Busey, P. (2003) St. Augustinegrass, Stenotaphrum secundatum (Walt.) Kuntze. In: Casler, M.D. and Duncan, R.R. (eds) Turfgrass biology, genetics, and breeding. John Wiley & Sons, Hoboken, NJ, USA. p. 309–330.
Chen, C.P. (1992) Stenotaphrum secundatum (Walter) O. Kuntze. In: Mannetje, L.’t and Jones, R.M. (eds) Plant Resources of South-East Asia No. 4. Forages. Pudoc Scientific Publishers, Wageningen, the Netherlands. p. 208–209. edepot.wur.nl/327785
Macfarlane, D. and Shelton, M. (1986) Pastures in Vanuatu. ACIAR Technical Report No. 2. Australian Centre for International Agricultural Research (ACIAR), Canberra, Australia. aciar.gov.au/node/10081
Sauer, J.D. (1972) Revision of Stenotaphrum (Gramineae: Paniceae) with attention to its historical geography. Brittonia 24:202–222. doi.org/10.2307/2805871
Many cultivars of S. secundatum have been developed for use as turfs in the southern states of USA. However, no cultivars of either species have been specifically selected or bred for use as forages.
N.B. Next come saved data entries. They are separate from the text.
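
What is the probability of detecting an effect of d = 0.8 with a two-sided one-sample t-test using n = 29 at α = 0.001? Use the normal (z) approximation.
Power ≈ 0.85

Power calculation (one-sample t-test, normal approximation):
z_β = d · √n - z_{α/2}
z_β = 0.8 · √29 - 3.291
z_β = 0.8 · 5.385 - 3.291
z_β = 1.018

Power = Φ(z_β) = Φ(1.018) ≈ 0.846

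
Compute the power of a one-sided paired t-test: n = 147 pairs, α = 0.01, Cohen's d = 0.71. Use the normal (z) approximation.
Power ≈ 1.00

Power calculation (paired t-test, normal approximation):
z_β = d · √n - z_α
z_β = 0.71 · √147 - 2.326
z_β = 0.71 · 12.124 - 2.326
z_β = 6.282

Power = Φ(z_β) = Φ(6.282) ≈ 1.000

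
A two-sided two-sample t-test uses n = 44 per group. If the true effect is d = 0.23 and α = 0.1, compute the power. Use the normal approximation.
Power ≈ 0.29

Power calculation (two-sample t-test, normal approximation):
z_β = d · √(n/2) - z_{α/2}
z_β = 0.23 · √(44/2) - 1.645
z_β = 0.23 · 4.690 - 1.645
z_β = -0.566

Power = Φ(z_β) = Φ(-0.566) ≈ 0.286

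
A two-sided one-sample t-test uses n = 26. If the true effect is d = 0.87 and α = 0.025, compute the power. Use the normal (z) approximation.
Power ≈ 0.99

Power calculation (one-sample t-test, normal approximation):
z_β = d · √n - z_{α/2}
z_β = 0.87 · √26 - 2.241
z_β = 0.87 · 5.099 - 2.241
z_β = 2.195

Power = Φ(z_β) = Φ(2.195) ≈ 0.986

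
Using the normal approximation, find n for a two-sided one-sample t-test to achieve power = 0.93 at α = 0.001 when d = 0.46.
n = 108

Sample size formula (one-sample t-test, normal approximation):
n = ((z_{α/2} + z_β) / d)²

z_{α/2} = 3.291 (for α = 0.001, two-sided)
z_β = 1.476 (for power = 0.93)
d = 0.46

n = ((3.291 + 1.476) / 0.46)²
n = (10.363)²
n ≈ 107.39
Round up to the next whole number: n = 108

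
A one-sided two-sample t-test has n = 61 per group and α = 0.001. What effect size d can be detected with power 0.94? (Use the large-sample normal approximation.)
d ≈ 0.84

Minimum detectable effect (two-sample t-test, normal approximation):
d = (z_α + z_β) / √(n/2)
d = (3.090 + 1.555) / √(61/2)
d = 4.645 / 5.523
d ≈ 0.84

By Cohen's convention (0.2 small / 0.5 medium / 0.8 large): large effect.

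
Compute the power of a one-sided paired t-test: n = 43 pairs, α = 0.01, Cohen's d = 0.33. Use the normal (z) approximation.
Power ≈ 0.44

Power calculation (paired t-test, normal approximation):
z_β = d · √n - z_α
z_β = 0.33 · √43 - 2.326
z_β = 0.33 · 6.557 - 2.326
z_β = -0.162

Power = Φ(z_β) = Φ(-0.162) ≈ 0.435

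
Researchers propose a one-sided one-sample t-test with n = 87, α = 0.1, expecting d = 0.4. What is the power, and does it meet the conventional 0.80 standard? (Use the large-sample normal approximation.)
Power ≈ 0.99; the study is adequately powered (power ≥ 0.80)

Power calculation (one-sample t-test, normal approximation):
z_β = d · √n - z_α
z_β = 0.4 · √87 - 1.282
z_β = 0.4 · 9.327 - 1.282
z_β = 2.449

Power = Φ(z_β) = Φ(2.449) ≈ 0.993

Effect size d = 0.4 is small by Cohen's convention (0.2/0.5/0.8).

Threshold: power ≥ 0.80 is conventionally adequate.
Power ≈ 0.99 → the study is adequately powered (power ≥ 0.80).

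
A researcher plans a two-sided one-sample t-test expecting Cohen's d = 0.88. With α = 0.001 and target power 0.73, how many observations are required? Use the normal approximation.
n = 20

Sample size formula (one-sample t-test, normal approximation):
n = ((z_{α/2} + z_β) / d)²

z_{α/2} = 3.291 (for α = 0.001, two-sided)
z_β = 0.613 (for power = 0.73)
d = 0.88

n = ((3.291 + 0.613) / 0.88)²
n = (4.436)²
n ≈ 19.68
Round up to the next whole number: n = 20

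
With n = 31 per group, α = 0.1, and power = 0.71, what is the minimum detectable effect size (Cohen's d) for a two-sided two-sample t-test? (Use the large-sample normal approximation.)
d ≈ 0.56

Minimum detectable effect (two-sample t-test, normal approximation):
d = (z_{α/2} + z_β) / √(n/2)
d = (1.645 + 0.553) / √(31/2)
d = 2.198 / 3.937
d ≈ 0.56

By Cohen's convention (0.2 small / 0.5 medium / 0.8 large): medium effect.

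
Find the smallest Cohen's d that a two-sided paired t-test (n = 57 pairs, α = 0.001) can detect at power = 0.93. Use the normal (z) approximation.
d ≈ 0.63

Minimum detectable effect (paired t-test, normal approximation):
d = (z_{α/2} + z_β) / √n
d = (3.291 + 1.476) / √57
d = 4.766 / 7.550
d ≈ 0.63

By Cohen's convention (0.2 small / 0.5 medium / 0.8 large): medium effect.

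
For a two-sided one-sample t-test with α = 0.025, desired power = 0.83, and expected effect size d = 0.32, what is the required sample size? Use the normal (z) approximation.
n = 100

Sample size formula (one-sample t-test, normal approximation):
n = ((z_{α/2} + z_β) / d)²

z_{α/2} = 2.241 (for α = 0.025, two-sided)
z_β = 0.954 (for power = 0.83)
d = 0.32

n = ((2.241 + 0.954) / 0.32)²
n = (9.984)²
n ≈ 99.68
Round up to the next whole number: n = 100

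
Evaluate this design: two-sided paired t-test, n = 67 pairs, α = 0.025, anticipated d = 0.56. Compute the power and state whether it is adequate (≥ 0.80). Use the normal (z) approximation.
Power ≈ 0.99; the study is adequately powered (power ≥ 0.80)

Power calculation (paired t-test, normal approximation):
z_β = d · √n - z_{α/2}
z_β = 0.56 · √67 - 2.241
z_β = 0.56 · 8.185 - 2.241
z_β = 2.342

Power = Φ(z_β) = Φ(2.342) ≈ 0.990

Effect size d = 0.56 is medium by Cohen's convention (0.2/0.5/0.8).

Threshold: power ≥ 0.80 is conventionally adequate.
Power ≈ 0.99 → the study is adequately powered (power ≥ 0.80).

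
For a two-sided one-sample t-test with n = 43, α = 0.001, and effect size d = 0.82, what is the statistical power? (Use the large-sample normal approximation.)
Power ≈ 0.98

Power calculation (one-sample t-test, normal approximation):
z_β = d · √n - z_{α/2}
z_β = 0.82 · √43 - 3.291
z_β = 0.82 · 6.557 - 3.291
z_β = 2.087

Power = Φ(z_β) = Φ(2.087) ≈ 0.982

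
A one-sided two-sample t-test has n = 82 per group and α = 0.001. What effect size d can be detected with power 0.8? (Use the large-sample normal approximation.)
d ≈ 0.61

Minimum detectable effect (two-sample t-test, normal approximation):
d = (z_α + z_β) / √(n/2)
d = (3.090 + 0.842) / √(82/2)
d = 3.932 / 6.403
d ≈ 0.61

By Cohen's convention (0.2 small / 0.5 medium / 0.8 large): medium effect.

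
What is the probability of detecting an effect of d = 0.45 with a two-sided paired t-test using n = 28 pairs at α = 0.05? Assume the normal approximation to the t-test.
Power ≈ 0.66

Power calculation (paired t-test, normal approximation):
z_β = d · √n - z_{α/2}
z_β = 0.45 · √28 - 1.960
z_β = 0.45 · 5.292 - 1.960
z_β = 0.421

Power = Φ(z_β) = Φ(0.421) ≈ 0.663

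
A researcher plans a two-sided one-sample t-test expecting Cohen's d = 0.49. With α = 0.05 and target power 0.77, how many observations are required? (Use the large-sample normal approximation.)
n = 31

Sample size formula (one-sample t-test, normal approximation):
n = ((z_{α/2} + z_β) / d)²

z_{α/2} = 1.960 (for α = 0.05, two-sided)
z_β = 0.739 (for power = 0.77)
d = 0.49

n = ((1.960 + 0.739) / 0.49)²
n = (5.508)²
n ≈ 30.34
Round up to the next whole number: n = 31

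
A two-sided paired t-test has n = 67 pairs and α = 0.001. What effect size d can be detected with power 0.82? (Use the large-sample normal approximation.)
d ≈ 0.51

Minimum detectable effect (paired t-test, normal approximation):
d = (z_{α/2} + z_β) / √n
d = (3.291 + 0.915) / √67
d = 4.206 / 8.185
d ≈ 0.51

By Cohen's convention (0.2 small / 0.5 medium / 0.8 large): medium effect.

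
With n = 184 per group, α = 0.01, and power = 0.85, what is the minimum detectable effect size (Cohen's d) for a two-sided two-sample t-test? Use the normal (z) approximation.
d ≈ 0.38

Minimum detectable effect (two-sample t-test, normal approximation):
d = (z_{α/2} + z_β) / √(n/2)
d = (2.576 + 1.036) / √(184/2)
d = 3.612 / 9.592
d ≈ 0.38

By Cohen's convention (0.2 small / 0.5 medium / 0.8 large): small effect.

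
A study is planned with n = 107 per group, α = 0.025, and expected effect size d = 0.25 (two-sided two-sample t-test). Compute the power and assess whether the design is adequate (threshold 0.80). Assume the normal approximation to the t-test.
Power ≈ 0.34; the study is underpowered (power < 0.80)

Power calculation (two-sample t-test, normal approximation):
z_β = d · √(n/2) - z_{α/2}
z_β = 0.25 · √(107/2) - 2.241
z_β = 0.25 · 7.314 - 2.241
z_β = -0.413

Power = Φ(z_β) = Φ(-0.413) ≈ 0.340

Effect size d = 0.25 is small by Cohen's convention (0.2/0.5/0.8).

Threshold: power ≥ 0.80 is conventionally adequate.
Power ≈ 0.34 → the study is underpowered (power < 0.80).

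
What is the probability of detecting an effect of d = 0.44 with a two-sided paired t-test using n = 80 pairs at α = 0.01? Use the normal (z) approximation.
Power ≈ 0.91

Power calculation (paired t-test, normal approximation):
z_β = d · √n - z_{α/2}
z_β = 0.44 · √80 - 2.576
z_β = 0.44 · 8.944 - 2.576
z_β = 1.360

Power = Φ(z_β) = Φ(1.360) ≈ 0.913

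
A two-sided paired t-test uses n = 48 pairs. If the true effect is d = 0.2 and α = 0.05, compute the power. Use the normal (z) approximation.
Power ≈ 0.28

Power calculation (paired t-test, normal approximation):
z_β = d · √n - z_{α/2}
z_β = 0.2 · √48 - 1.960
z_β = 0.2 · 6.928 - 1.960
z_β = -0.574

Power = Φ(z_β) = Φ(-0.574) ≈ 0.283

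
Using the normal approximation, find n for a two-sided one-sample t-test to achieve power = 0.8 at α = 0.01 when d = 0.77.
n = 20

Sample size formula (one-sample t-test, normal approximation):
n = ((z_{α/2} + z_β) / d)²

z_{α/2} = 2.576 (for α = 0.01, two-sided)
z_β = 0.842 (for power = 0.8)
d = 0.77

n = ((2.576 + 0.842) / 0.77)²
n = (4.439)²
n ≈ 19.70
Round up to the next whole number: n = 20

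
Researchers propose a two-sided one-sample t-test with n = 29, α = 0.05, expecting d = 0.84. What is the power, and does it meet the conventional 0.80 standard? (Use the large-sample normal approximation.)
Power ≈ 0.99; the study is adequately powered (power ≥ 0.80)

Power calculation (one-sample t-test, normal approximation):
z_β = d · √n - z_{α/2}
z_β = 0.84 · √29 - 1.960
z_β = 0.84 · 5.385 - 1.960
z_β = 2.564

Power = Φ(z_β) = Φ(2.564) ≈ 0.995

Effect size d = 0.84 is large by Cohen's convention (0.2/0.5/0.8).

Threshold: power ≥ 0.80 is conventionally adequate.
Power ≈ 0.99 → the study is adequately powered (power ≥ 0.80).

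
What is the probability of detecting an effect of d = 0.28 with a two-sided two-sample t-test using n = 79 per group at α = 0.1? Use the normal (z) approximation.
Power ≈ 0.55

Power calculation (two-sample t-test, normal approximation):
z_β = d · √(n/2) - z_{α/2}
z_β = 0.28 · √(79/2) - 1.645
z_β = 0.28 · 6.285 - 1.645
z_β = 0.115

Power = Φ(z_β) = Φ(0.115) ≈ 0.546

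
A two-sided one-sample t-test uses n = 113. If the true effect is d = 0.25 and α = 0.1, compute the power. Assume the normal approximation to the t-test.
Power ≈ 0.84

Power calculation (one-sample t-test, normal approximation):
z_β = d · √n - z_{α/2}
z_β = 0.25 · √113 - 1.645
z_β = 0.25 · 10.630 - 1.645
z_β = 1.013

Power = Φ(z_β) = Φ(1.013) ≈ 0.844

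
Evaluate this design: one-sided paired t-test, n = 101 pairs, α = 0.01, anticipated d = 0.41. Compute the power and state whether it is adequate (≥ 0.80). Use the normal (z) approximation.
Power ≈ 0.96; the study is adequately powered (power ≥ 0.80)

Power calculation (paired t-test, normal approximation):
z_β = d · √n - z_α
z_β = 0.41 · √101 - 2.326
z_β = 0.41 · 10.050 - 2.326
z_β = 1.794

Power = Φ(z_β) = Φ(1.794) ≈ 0.964

Effect size d = 0.41 is small by Cohen's convention (0.2/0.5/0.8).

Threshold: power ≥ 0.80 is conventionally adequate.
Power ≈ 0.96 → the study is adequately powered (power ≥ 0.80).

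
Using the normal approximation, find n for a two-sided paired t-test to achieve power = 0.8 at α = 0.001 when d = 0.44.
n = 89 pairs

Sample size formula (paired t-test, normal approximation):
n = ((z_{α/2} + z_β) / d)²

z_{α/2} = 3.291 (for α = 0.001, two-sided)
z_β = 0.842 (for power = 0.8)
d = 0.44

n = ((3.291 + 0.842) / 0.44)²
n = (9.393)²
n ≈ 88.23
Round up to the next whole number: n = 89 pairs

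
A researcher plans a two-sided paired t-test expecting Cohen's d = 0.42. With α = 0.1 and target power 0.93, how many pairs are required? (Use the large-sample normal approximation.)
n = 56 pairs

Sample size formula (paired t-test, normal approximation):
n = ((z_{α/2} + z_β) / d)²

z_{α/2} = 1.645 (for α = 0.1, two-sided)
z_β = 1.476 (for power = 0.93)
d = 0.42

n = ((1.645 + 1.476) / 0.42)²
n = (7.431)²
n ≈ 55.22
Round up to the next whole number: n = 56 pairs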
Vanuatu ecotype of S. secundatum. Selected in Vanuatu and Indonesia. Strongly stoloniferous triploid type used extensively as a pasture/ground cover under coconuts throughout the Pacific Islands. Established more rapidly than 'Floratam' in agronomic trials in Indonesia. This is probably the variety from South Africa called 'Cape deme' (morphological subgroup) by Sauer (1972).